Finally, an interesting drawback to the present
work - and psychotherapy research as a whole - is the paucity of attention paid
to the disorder-specific and therapy-specific nature of the therapy
relationship. It is too early to aggregate the research on how the patient's
primary disorder or the type of treatment impacts the therapy relationship, but
there are early links. For example, in the National Institute on Drug Abuse
Collaborative Cocaine Treatment Study, higher levels of the working alliance
were associated with increased retention in supportive-expressive therapy, but
in cognitive therapy, higher levels of alliance were associated with decreased
retention (Barber et al., 2001). In the treatment of anxiety disorders (GAD and
OCD), the specific treatments seem to exhibit many times the effect size than
for the therapy relationship, but in depression, the relationship appears more
powerful. The therapeutic alliance in the NIMH Treatment of Depression
Collaborative Research Program, in both psychotherapy and pharmacotherapy,
emerged as the leading force in reducing a patients' depression (Krupnick et
al., 1996). The therapeutic relationship probably exhibits more causal impact in
some disorders and in some therapies than others. As with research on specific
treatments, it may no longer suffice to ask "Does the relationship
work?" but "How does the relationship work for this disorder and this
therapy"
Frequently Asked Questions
The Division of Psychotherapy's Task Force on
Empirically Supported Therapy Relationships has provoked considerable interest
and enthusiasm in the professional community. At the same time, it has lead to
misunderstandings and reservations. I will conclude by addressing frequently
asked questions (FAQs) about the Task Force's objectives and results.

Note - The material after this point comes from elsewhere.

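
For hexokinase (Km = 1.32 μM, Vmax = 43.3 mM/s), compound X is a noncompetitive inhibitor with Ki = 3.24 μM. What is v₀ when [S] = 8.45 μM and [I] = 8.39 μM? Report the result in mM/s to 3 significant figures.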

What is the relationship of the APA Division 29 Task Force to the
Division 12 Task Force (now the standing Committee on Science and Practice)?

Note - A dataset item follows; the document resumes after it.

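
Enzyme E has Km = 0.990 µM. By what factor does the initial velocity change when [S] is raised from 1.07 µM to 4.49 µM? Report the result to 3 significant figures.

1.58

Since Vmax cancels, v₂/v₁ = [S]₂(Km+[S]₁) / [S]₁(Km+[S]₂).
= 4.49×(0.990+1.07) / (1.07×(0.990+4.49)) = 9.249/5.864 = 1.58.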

Questions abound regarding the connection of the
Division of Psychotherapy (29) and the Society of Clinical Psychology (12) Task
Forces, probably because they are both divisions of the American Psychological
Association. Organizationally, the Task Forces are separate creatures, reporting
to different divisions. Their respective foci obviously diverge: one looking at
therapist contributions to the relationship and patient responsiveness, the
other looking at treatment methods for specific disorders. However, they do
share several task force members (Paul Crits-Christoph and Larry Beutler), a
publisher (Oxford University Press), and goals (to identify and promulgate
evidence-based practices) in common.
The aims of the Division of Psychotherapy Task
Force and the aims of previous evidence-based iniatives can be conceptualised in
three ways. First, the work of the Division of Psychotherapy Task Force
represents a continuation of previous efforts in that all attempt to
apply psychological science to the identification and promulgation of effective
psychotherapy. It is a complementary continuation of the elusive search for
evidence-based psychotherapy. Second, the Division of Psychotherapy Task Force
constitutes an expansion of extant work in that we enlarge the focus to
empirically supported therapist behaviours and emergent therapeutic
relationships. And third, the Division 29 Task Force represents, in several
ways, a reaction against previous decision rules that tend to represent
psychotherapy as the disembodied, manualized treatment of Axis I disorders
Are you saying that techniques or methods are immaterial to psychotherapy
outcome?
Absolutely not. The empirical research shows that both the therapy relationship
and the treatment method make consistent contributions to treatment outcome. It
remains a matter of judgment and methodology on how much each contributes, but
there is virtual unanimity that both the relationship and the method (insofar as
we can separate them) "work." Looking at either treatment
interventions or therapy relationships alone is incomplete. We encourage
practitioners and researchers to look at multiple determinants of outcome,
particularly client contributions.
But are you not exaggerating the effects of
relationship factors and/or minimizing the effects of treatments in order to set
up the importance of your work?
This may be true, but we think not and hope not.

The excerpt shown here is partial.